Ehrenström

Johan Albert Ehrenström, “Efterlemnade historiska anteckningar”, utg. S.J. Boëthius, Uppsala 1882.

De Finse aristrocaat Ehrenström volgt aanvankelijk Sprengtporten in de oppositie naar Catharina de Grote, maar keert vóór de oorlog terug naar Gustaaf III in Stockholm. Tijdens de oorlog 1788-1790 is hij kabinetssecretaris van de Zweedse koning. In de navolgende passages gaat het vooral om de volgende kwestie. De koning stuurt hem naar Meijerfeldt met papieren, maar deze stuurt hem vanwege het oorlogsgevaar naar Lovisa. Na de overwinning in Svenksund is de koning boos dat hij angstig was vertrokken en hem niet kon bedienen.


Pag. 166

Härmed syftas utan tvifvel på det bekanta brefvet från en vän i Finland till en vän i Sverige, skrifvet som jag vill minnas i November 1788 och aldrig ämnadt att blifva bekant, uti hvilket författaren, som var en ifrig royalist, beklagade sig för sin correspondent öfver den elaka sinnes- stämning, som rådde ililand arméebefålet. i synnerhet det fin- ska, öfver anjalaconfederationen, underhandlingarne med kej- sarinnan m. m., och hvaruti han sade att kongen icke hade någre andre höge befälhafvare att lita på än generalen grefve Meyerfeldt och general v. Plåten. Detta bref trycktes i Göte- borg under konungens dervaro, en åtgärd som jag på den tiden icke gillade. 
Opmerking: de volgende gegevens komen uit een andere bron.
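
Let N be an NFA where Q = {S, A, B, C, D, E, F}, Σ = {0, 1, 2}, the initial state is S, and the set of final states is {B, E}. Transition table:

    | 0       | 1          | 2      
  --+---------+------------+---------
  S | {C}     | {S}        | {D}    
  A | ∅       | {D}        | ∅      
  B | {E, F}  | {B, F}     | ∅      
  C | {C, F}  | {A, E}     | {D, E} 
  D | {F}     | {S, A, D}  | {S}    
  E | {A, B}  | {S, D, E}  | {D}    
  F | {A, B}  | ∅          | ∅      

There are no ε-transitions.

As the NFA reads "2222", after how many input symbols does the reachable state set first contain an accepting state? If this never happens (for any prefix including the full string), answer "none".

Start in {S}.
Read '2': S→{D}; now {D}.
Read '2': D→{S}; now {S}.
Read '2': S→{D}; now {D}.
Read '2': D→{S}; now {S}.
No reachable set along the way intersects F.

none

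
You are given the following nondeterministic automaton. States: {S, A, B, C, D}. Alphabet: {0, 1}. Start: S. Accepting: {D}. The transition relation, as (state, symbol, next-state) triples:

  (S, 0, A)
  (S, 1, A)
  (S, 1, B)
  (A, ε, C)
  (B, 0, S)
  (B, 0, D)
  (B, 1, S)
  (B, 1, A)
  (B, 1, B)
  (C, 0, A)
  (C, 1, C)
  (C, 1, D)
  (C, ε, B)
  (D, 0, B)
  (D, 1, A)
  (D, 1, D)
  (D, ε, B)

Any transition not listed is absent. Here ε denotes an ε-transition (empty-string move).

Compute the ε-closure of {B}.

{B}

Begin with {B}.
No ε-moves leave this set, so the closure equals the set itself.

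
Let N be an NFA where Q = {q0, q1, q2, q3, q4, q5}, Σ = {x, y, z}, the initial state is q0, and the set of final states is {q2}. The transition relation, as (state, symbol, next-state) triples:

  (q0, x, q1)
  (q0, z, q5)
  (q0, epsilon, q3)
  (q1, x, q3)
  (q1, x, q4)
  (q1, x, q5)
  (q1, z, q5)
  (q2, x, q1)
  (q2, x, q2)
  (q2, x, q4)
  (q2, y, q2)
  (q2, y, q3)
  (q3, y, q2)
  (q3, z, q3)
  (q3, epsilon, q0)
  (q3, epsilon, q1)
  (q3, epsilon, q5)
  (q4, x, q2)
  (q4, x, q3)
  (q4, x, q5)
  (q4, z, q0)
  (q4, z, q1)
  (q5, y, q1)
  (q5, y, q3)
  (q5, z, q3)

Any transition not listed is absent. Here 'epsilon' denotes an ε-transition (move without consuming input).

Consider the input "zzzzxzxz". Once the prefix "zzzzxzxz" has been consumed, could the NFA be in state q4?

No

Start: ε-closure({q0}) = {q0, q1, q3, q5}.
Read 'z': q0→{q5}, q1→{q5}, q3→{q3}, q5→{q3}; union {q3, q5}; ε-closure = {q0, q1, q3, q5}.
Read 'z': q0→{q5}, q1→{q5}, q3→{q3}, q5→{q3}; union {q3, q5}; ε-closure = {q0, q1, q3, q5}.
Read 'z': q0→{q5}, q1→{q5}, q3→{q3}, q5→{q3}; union {q3, q5}; ε-closure = {q0, q1, q3, q5}.
Read 'z': q0→{q5}, q1→{q5}, q3→{q3}, q5→{q3}; union {q3, q5}; ε-closure = {q0, q1, q3, q5}.
Read 'x': q0→{q1}, q1→{q3, q4, q5}, q3→∅, q5→∅; union {q1, q3, q4, q5}; ε-closure = {q0, q1, q3, q4, q5}.
Read 'z': q0→{q5}, q1→{q5}, q3→{q3}, q4→{q0, q1}, q5→{q3}; now {q0, q1, q3, q5}.
Read 'x': q0→{q1}, q1→{q3, q4, q5}, q3→∅, q5→∅; union {q1, q3, q4, q5}; ε-closure = {q0, q1, q3, q4, q5}.
Read 'z': q0→{q5}, q1→{q5}, q3→{q3}, q4→{q0, q1}, q5→{q3}; now {q0, q1, q3, q5}.
State q4 is not in {q0, q1, q3, q5}.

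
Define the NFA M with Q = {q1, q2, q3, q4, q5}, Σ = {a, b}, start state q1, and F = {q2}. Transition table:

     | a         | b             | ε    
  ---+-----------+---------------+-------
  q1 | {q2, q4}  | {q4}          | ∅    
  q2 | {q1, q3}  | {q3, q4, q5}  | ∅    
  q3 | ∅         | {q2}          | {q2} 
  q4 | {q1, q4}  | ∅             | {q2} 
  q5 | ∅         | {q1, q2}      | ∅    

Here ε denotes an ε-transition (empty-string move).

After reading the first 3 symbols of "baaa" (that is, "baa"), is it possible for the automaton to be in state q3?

Start in {q1}.
Read 'b': {q1} → {q2, q4}.
Read 'a': {q2, q4} → {q1, q2, q3, q4}.
Read 'a': {q1, q2, q3, q4} → {q1, q2, q3, q4}.
State q3 is in {q1, q2, q3, q4}.

Yes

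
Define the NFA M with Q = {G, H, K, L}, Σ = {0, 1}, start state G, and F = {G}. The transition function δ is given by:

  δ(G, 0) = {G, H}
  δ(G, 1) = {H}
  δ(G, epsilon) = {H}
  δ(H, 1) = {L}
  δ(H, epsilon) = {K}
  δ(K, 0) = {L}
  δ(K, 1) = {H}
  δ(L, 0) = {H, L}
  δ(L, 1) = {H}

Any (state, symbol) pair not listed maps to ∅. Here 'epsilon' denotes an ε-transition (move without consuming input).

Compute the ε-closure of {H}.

{H, K}

Begin with {H}.
ε-move H → K; add K.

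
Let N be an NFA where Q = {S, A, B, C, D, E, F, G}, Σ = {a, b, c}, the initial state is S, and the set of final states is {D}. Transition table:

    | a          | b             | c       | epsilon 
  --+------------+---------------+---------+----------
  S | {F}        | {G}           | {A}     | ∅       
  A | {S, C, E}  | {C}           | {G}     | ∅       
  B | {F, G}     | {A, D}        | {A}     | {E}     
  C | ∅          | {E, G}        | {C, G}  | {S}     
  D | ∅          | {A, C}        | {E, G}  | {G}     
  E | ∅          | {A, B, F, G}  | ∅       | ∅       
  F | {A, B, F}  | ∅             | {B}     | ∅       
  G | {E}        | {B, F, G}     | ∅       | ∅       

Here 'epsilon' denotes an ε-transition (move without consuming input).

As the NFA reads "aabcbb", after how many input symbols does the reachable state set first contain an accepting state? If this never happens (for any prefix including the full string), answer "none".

3

Start in {S}.
Read 'a': S→{F}; now {F}.
Read 'a': F→{A, B, F}; union {A, B, F}; ε-closure = {A, B, E, F}.
Read 'b': A→{C}, B→{A, D}, E→{A, B, F, G}, F→∅; union {A, B, C, D, F, G}; ε-closure = {S, A, B, C, D, E, F, G}.
None of the earlier sets intersect F, but {S, A, B, C, D, E, F, G} does.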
Hiermee wordt ongetwijfeld de bekende brief bedoeld van een vriend in Finland aan een vriend in Zweden, geschreven zoals ik me wil herinneren in november 1788 en nooit bedoeld om bekend te worden, waarin de auteur, die een fervent royalist was, zijn beklag deed over zijn correspondent over de slechte stemming die heerste onder de legerleiding. vooral de Finse, over het Anjalaverbond, de onderhandelingen met de Keizerin, enz. En waarin hij zei dat de koning geen andere hoge commandanten had om te vertrouwen dan generaal graaf Meyerfeldt en generaal v. Plåten. Deze brief is gedrukt in Göteborg tijdens de aanwezigheid van de koning, een maatregel waar ik destijds niet van hield.

Pag. 445

Det väckte icke liten förvåning, att grefvinnan Armfelt någon tid härefter blef nämd till gouvernante för den nyfödde kronprinsen Gustaf. Hon fick då rum på det kongl. slottet, uti hvilket kongen, drottningen och hertigarne samt hertiginnan och prinsessan ofta samlade sig. Hennes man var då ännu proscriberad. Hans namn stod upspikadt på kåken i Stockholm samt i alla rikets större städer, och de svenskar, som vid denna tid träffade honom utrikes, vid Carlslbad, i Berlin och flerestädes, såsom generalen grefve Meyerfelt, grefve Ruuth, hans måg grefve Frölich och åtskillige andre plägade icke umgänge med honom. Imedlertid upsatte grefvinnan Armfelt hans portrait öfver söfan i den stora, med rödt damast klädda salon, i hvilken hon emottog den kongl. famillen och hofvet. Man uphöjde hennes mod, men fann jämförelsen emellan detta ställe för hennes mans portrait och det, som ännu intogs af hans offentligt skymfade namn, i högsta grad sällsam.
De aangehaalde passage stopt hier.